In truth, we all have the right to interpret nutrition information out there to the best of our ability and eat however we want. While we can feel strongly compelled to educate others on why their nutrition philosophy seems flawed to us, or to correct someone who completely misinterprets our own philosophy, these conversations can be vulnerable and end in hurt feelings. It can even shake our own commitment to our nutrition practices. Here are a couple of ways to navigate them with grace.
The 1-2-3 of Taking Down Conflicts in Nutrition Conversations
1) Take it as an opportunity to learn.
You may believe you already know everything there is to know about the philosophy or the diet a coworker or friend is following, but it may be an opportunity to get more concrete information than you’ve learned from other sources in the past. Ask open-ended questions and treat the responses as objective information (rather than a pitch that person is making for you to eat like them). Respond with neutrality: “Oh, I’ve heard that before, so that must be effective,” or “I’ve never heard that before, so thanks for bringing that up.” If you want to learn more, ask them for good resources to get further information.
This can help you build trust and mutual respect in a relationship, rather than judgment which can strain or shut down communication.
2) Shift to more common ground.
Sometimes the way someone else chooses to eat can be triggering to us – for example, if we have had challenging experiences with dieting and someone talks about their diet frequently. Create ways to branch into commonalities that are related to that person’s diet monologue but are not directly related to food choices. Topics to insert include meal prep habits, favorite places to grocery shop, asking whether they’ve ever gone to local farmer’s markets or food events you know about, favorite kitchen gear, etc.
Steering conversation into a direction that’s more accessible to you will empower you to change talk that is hurtful to you. That person is more than likely not trying to be hurtful, and you can guide them away from doing so without overtly alerting them to their painful misstep (which could elicit either an embarrassed apology, a defensive retort, or worst – a judgment on how sensitive you are).
3) Don’t let someone’s choices influence yours.
We’ve all been in a situation where we’re out with a friend or family member, they say what they’re ordering, and it immediately makes us second-guess what we were going to get.

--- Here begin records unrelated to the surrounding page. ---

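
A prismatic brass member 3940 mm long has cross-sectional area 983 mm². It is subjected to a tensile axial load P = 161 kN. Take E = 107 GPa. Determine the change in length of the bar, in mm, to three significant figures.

δ_mech = NL/(AE) = 161000·3940/(983·107000) = 6.031 mm.

6.03 mm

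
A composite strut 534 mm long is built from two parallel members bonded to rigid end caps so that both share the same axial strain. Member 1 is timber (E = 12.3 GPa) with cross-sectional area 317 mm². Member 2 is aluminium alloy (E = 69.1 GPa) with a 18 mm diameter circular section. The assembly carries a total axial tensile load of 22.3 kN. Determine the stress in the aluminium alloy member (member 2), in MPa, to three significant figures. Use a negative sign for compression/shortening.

A_2 = 254.5 mm².
Equal strain + equilibrium ⇒ each member carries load in proportion to AE: A₁E₁ = 3899000 N, A₂E₂ = 17580000 N, ΣAE = 21480000 N.
σ₂ = P·E₂/ΣAE = 22300·69100/21480000 = 71.73 MPa.

71.7 MPa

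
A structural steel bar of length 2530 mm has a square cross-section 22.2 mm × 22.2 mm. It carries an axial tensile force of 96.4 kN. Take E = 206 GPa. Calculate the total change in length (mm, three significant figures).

2.40 mm

A = 492.8 mm².
δ_mech = NL/(AE) = 96400·2530/(492.8·206000) = 2.402 mm.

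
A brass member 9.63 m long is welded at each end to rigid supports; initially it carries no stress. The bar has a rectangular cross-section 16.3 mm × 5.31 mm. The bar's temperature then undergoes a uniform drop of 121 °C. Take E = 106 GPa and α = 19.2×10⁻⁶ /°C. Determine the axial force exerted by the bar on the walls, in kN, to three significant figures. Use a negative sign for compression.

21.3 kN

Free thermal expansion αLΔT = 19.2e-6 · 9630 · -121 = -22.37 mm.
The walls impose strain ε = −(-22.37)/9630 = 2.3232e-03; σ = Eε = 106000 · 2.3232e-03 = 246.3 MPa.
Wall reaction R = σ·A = 246.3·86.55 = 21310 N = 21.31 kN.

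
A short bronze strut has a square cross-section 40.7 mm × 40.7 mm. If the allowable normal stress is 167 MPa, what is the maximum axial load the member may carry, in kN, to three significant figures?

A = 1656 mm².
P_max = σ_allow · A = 167 · 1656 = 276600 N = 276.6 kN.

277 kN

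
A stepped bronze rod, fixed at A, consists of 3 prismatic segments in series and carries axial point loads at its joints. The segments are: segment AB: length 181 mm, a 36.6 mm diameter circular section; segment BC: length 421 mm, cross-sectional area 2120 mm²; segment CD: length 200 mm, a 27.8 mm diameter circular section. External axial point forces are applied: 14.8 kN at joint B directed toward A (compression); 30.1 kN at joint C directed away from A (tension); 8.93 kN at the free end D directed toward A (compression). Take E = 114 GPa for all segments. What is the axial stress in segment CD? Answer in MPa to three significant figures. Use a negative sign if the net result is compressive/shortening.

Internal axial forces (sectioning from the free end, tension +): N_CD = -8.93 kN, N_BC = 21.17 kN, N_AB = 6.37 kN.
A_CD = 607 mm².
σ_CD = N_CD/A_CD = -8930/607 = -14.71 MPa.

-14.7 MPa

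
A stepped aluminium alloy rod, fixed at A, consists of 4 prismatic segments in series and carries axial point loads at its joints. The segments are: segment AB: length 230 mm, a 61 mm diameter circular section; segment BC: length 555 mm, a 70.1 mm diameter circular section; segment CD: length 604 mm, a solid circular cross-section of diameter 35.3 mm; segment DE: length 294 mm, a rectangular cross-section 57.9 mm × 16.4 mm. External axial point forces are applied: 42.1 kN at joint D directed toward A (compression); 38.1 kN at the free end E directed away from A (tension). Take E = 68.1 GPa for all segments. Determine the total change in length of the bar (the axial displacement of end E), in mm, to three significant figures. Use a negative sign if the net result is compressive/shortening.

Internal axial forces (sectioning from the free end, tension +): N_DE = 38.1 kN, N_CD = -4 kN, N_BC = -4 kN, N_AB = -4 kN.
A_AB = 2922 mm².
A_BC = 3859 mm².
A_CD = 978.7 mm².
A_DE = 949.6 mm².
δ_AB = -4000·230/(2922·68100) = -0.004623 mm
δ_BC = -4000·555/(3859·68100) = -0.008447 mm
δ_CD = -4000·604/(978.7·68100) = -0.03625 mm
δ_DE = 38100·294/(949.6·68100) = 0.1732 mm
δ = Σδ_i = 0.1239 mm.

0.124 mm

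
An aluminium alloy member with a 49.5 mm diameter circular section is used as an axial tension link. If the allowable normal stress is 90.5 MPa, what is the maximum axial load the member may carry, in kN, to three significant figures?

174 kN

A = 1924 mm².
P_max = σ_allow · A = 90.5 · 1924 = 174200 N = 174.2 kN.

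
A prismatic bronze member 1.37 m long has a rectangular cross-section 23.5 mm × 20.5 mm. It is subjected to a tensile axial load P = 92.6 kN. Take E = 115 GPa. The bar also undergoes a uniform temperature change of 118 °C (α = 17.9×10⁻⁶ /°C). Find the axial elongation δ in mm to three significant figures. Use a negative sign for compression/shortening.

A = 481.8 mm².
δ_mech = NL/(AE) = 92600·1370/(481.8·115000) = 2.29 mm.
δ_thermal = αLΔT = 17.9e-6·1370·118 = 2.894 mm.
δ = δ_mech + δ_thermal = 5.184 mm.

5.18 mm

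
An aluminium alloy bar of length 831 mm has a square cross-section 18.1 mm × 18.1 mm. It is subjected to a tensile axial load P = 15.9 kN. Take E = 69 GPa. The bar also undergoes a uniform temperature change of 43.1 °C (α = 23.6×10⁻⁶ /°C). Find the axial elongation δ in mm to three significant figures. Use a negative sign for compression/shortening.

A = 327.6 mm².
δ_mech = NL/(AE) = 15900·831/(327.6·69000) = 0.5845 mm.
δ_thermal = αLΔT = 23.6e-6·831·43.1 = 0.8453 mm.
δ = δ_mech + δ_thermal = 1.43 mm.

1.43 mm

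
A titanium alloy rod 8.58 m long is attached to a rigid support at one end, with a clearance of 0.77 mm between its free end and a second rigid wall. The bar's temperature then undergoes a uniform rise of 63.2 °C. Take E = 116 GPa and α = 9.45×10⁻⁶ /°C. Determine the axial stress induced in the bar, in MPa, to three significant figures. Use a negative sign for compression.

-58.9 MPa

Free thermal expansion αLΔT = 9.45e-6 · 8580 · 63.2 = 5.124 mm.
The walls engage after the gap closes; constrained expansion = 5.124 − 0.77 = 4.354 mm.
The walls impose strain ε = −(4.354)/8580 = -5.0750e-04; σ = Eε = 116000 · -5.0750e-04 = -58.87 MPa.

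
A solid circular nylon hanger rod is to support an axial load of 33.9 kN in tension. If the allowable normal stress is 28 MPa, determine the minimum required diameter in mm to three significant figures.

39.3 mm

Required area A ≥ P/σ_allow = 33900/28 = 1211 mm².
For a solid circular section, d ≥ √(4A/π) = 39.26 mm.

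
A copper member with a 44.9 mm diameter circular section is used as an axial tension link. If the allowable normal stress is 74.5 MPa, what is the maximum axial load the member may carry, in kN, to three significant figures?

A = 1583 mm².
P_max = σ_allow · A = 74.5 · 1583 = 118000 N = 118 kN.

118 kN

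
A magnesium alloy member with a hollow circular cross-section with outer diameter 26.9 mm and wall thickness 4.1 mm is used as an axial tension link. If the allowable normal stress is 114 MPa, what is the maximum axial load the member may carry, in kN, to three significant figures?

33.5 kN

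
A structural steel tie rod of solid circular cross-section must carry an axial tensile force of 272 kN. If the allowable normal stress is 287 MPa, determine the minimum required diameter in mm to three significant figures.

Required area A ≥ P/σ_allow = 272000/287 = 947.7 mm².
For a solid circular section, d ≥ √(4A/π) = 34.74 mm.

34.7 mm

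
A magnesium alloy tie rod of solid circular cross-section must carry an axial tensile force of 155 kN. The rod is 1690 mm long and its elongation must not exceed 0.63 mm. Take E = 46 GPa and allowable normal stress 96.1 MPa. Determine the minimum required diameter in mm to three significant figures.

107 mm

Required area A ≥ P/σ_allow = 155000/96.1 = 1613 mm².
For a solid circular section, d ≥ √(4A/π) = 45.32 mm.
Elongation limit: A ≥ PL/(Eδ_allow) = 155000·1690/(46000·0.63) = 9039 mm² ⇒ d ≥ 107.3 mm.
The elongation limit governs.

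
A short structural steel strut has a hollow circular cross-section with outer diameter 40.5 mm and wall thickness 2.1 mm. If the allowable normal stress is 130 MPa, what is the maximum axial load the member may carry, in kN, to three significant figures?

A = 253.3 mm².
P_max = σ_allow · A = 130 · 253.3 = 32930 N = 32.93 kN.

32.9 kN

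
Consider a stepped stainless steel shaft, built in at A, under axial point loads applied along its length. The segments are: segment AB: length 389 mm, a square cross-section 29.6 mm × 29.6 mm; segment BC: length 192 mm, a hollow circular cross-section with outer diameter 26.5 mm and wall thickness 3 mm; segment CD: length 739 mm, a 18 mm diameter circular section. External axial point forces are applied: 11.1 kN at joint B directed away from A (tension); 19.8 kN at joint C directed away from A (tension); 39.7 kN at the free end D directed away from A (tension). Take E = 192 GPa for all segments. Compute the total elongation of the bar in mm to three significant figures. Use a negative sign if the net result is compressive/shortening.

1.03 mm

Internal axial forces (sectioning from the free end, tension +): N_CD = 39.7 kN, N_BC = 59.5 kN, N_AB = 70.6 kN.
A_AB = 876.2 mm².
A_BC = 221.5 mm².
A_CD = 254.5 mm².
δ_AB = 70600·389/(876.2·192000) = 0.1633 mm
δ_BC = 59500·192/(221.5·192000) = 0.2686 mm
δ_CD = 39700·739/(254.5·192000) = 0.6005 mm
δ = Σδ_i = 1.032 mm.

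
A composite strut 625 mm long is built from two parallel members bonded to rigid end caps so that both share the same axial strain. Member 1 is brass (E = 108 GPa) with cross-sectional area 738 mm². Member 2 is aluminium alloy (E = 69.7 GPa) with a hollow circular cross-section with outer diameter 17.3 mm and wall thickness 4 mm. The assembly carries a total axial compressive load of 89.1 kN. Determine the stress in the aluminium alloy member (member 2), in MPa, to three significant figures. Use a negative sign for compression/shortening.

-68.0 MPa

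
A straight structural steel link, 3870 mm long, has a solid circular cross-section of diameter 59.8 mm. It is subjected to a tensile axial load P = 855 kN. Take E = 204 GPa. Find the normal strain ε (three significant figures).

0.00149

A = 2809 mm².
σ = N/A = 304.4 MPa; ε = σ/E = 304.4/204000 = 1.492e-03.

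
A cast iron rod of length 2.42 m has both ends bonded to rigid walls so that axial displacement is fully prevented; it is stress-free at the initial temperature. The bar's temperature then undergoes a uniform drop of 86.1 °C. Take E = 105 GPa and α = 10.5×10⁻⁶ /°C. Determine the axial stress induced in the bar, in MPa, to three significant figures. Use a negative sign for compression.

Free thermal expansion αLΔT = 10.5e-6 · 2420 · -86.1 = -2.188 mm.
The walls impose strain ε = −(-2.188)/2420 = 9.0405e-04; σ = Eε = 105000 · 9.0405e-04 = 94.93 MPa.

94.9 MPa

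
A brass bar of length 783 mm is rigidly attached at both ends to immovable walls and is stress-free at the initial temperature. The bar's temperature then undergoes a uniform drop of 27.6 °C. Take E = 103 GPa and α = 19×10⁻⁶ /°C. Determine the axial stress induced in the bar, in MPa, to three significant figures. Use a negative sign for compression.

Free thermal expansion αLΔT = 19e-6 · 783 · -27.6 = -0.4106 mm.
The walls impose strain ε = −(-0.4106)/783 = 5.2440e-04; σ = Eε = 103000 · 5.2440e-04 = 54.01 MPa.

54.0 MPa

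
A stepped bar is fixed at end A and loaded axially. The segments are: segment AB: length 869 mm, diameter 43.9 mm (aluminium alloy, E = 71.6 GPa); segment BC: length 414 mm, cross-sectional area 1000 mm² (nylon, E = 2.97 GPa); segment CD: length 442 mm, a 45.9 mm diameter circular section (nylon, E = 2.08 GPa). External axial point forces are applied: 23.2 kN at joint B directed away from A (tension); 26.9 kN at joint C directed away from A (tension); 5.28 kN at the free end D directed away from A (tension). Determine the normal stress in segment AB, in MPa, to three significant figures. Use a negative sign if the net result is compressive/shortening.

36.6 MPa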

It can be uncomfortable ordering a big meal when everyone else orders a small one, and vice versa.
This is about honoring your own hunger signals, your nutrition philosophy, and building trust in yourself. Otherwise, you allow yourself to be swayed by another, you end up eating something that doesn’t feel good to you, and then risk growing resentful of them for something “they did to you.” Own your decisions, stay authentic to yourself, and avoid creating passive-aggressive conflicts that don’t need to be there.
When in doubt …
The graceful sidestep.
This can be the most uncomfortable of all, especially for moments when our hackles are particularly raised (for example, when a loved one is directly challenging our nutrition choices). If at all possible, ignore the statement completely and change the topic to something completely unrelated. It will feel like an obvious and deliberate tactic, but it can send a quiet message that your boundaries are being crossed and you’d like to preserve the conversation without asserting them directly. Ideally, the person will take that cue and follow your lead to new topic matter.
If you have people in your life who consistently and actively challenge your nutrition philosophy and ways of eating:
Then direct, deliberate boundary setting is absolutely required to maintain a healthy relationship with them. You can practice saying something like, “I appreciate that we have different ways of looking at health and nutrition, but I’ve been really thoughtful about my approach to how I eat, it’s really important to me, and I ask that you please respect my decisions.”
If having that conversation turns your stomach, consider seeing a mental health professional for a short period of time to gain the confidence and language you need to set clear boundaries with the people in your life. They are pro’s at this! Working on setting boundaries will help you maintain healthy relationships with your loved ones and stay committed to your own unique approach to nutrition.